G.D.P. Data Show How Smaller Government Is a Drag on Growth - NYTimes.com: My colleagues Motoko Rich and David Streitfeld and I had an article today focusing on how rising oil prices are threatening America’s fragile economic recovery. But we could just have easily written another 1,000 words on the perils shrinking governments now present to the economy. Item No. 1 is today’s revised report on gross domestic product for the last quarter of 2010. Output last quarter grew more slowly than initially reported, according to the Bureau of Economic Analysis: an annual rate of 2.8 percent rather than 3.2 percent. One of the main reasons for the downward revision was that state and local governments cut their spending at a 2.4 percent annual pace. That was a much sharper decline than the 0.9 percent first estimated. The drop was also faster than what the country had experienced in the previous two quarters, reflecting the fact that state and local budgets are in more trouble than ever.

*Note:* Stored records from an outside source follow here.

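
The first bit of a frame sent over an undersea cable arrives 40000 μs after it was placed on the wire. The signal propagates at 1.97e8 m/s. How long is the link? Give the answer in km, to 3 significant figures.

d = s × t_prop = 197000000 × 0.04 = 7880 km.

7880 km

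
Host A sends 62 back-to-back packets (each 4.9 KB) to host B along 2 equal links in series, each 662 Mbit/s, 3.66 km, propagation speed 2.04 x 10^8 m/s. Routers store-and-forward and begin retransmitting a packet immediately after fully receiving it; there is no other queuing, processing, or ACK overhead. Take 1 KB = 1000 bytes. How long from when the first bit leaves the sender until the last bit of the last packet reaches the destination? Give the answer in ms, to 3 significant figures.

3.77 ms

Per-hop transmission t_tx = L/R = 39200/662000000 = 0.0592145 ms.
Per-hop propagation t_prop = 3660/204000000 = 0.0179412 ms.
Pipeline fill: first packet needs 2·t_tx to clear all hops; remaining 61 packets each add one t_tx.
Total = (2+62-1)·t_tx + 2·t_prop = 63·0.0592145 + 2·0.0179412 = 3.77 ms.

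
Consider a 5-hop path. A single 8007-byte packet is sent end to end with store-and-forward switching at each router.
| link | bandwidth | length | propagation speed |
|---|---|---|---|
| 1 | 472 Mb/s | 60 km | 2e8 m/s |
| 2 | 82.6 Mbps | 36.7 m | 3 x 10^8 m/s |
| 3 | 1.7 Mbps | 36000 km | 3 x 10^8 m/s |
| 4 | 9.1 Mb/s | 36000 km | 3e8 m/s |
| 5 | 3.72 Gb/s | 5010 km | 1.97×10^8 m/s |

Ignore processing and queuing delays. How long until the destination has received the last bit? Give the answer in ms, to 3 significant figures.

L = 8007 × 8 = 64056 bits.
Transmission delays (L/R per hop): 0.135712, 0.775496, 37.68, 7.03912, 0.0172194 ms; sum = 45.6475 ms.
Propagation delays (d/s per hop): 0.3, 0.000122333, 120, 120, 25.4315 ms; sum = 265.732 ms.
End-to-end = 311 ms.

311 ms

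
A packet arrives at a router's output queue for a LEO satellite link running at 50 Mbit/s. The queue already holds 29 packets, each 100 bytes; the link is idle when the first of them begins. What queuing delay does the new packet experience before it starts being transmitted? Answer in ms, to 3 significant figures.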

A decline in state and local spending — and the layoffs that are likely to be involved — can have dangerous reverberations throughout the economy. So would the cut in federal spending that many Congressional Republicans have been threatening. Besides chucking even more workers into the pool of the unemployed, such cutbacks would also take away services supporting the many Americans trying to get back on their feet. This in turn hurts their ability to spend, threatening the bottom lines of the businesses they patronize, potentially leading to even more layoffs in the private sector. And so on.
In other words, government cutbacks during a weak economy affect much more than just government payrolls.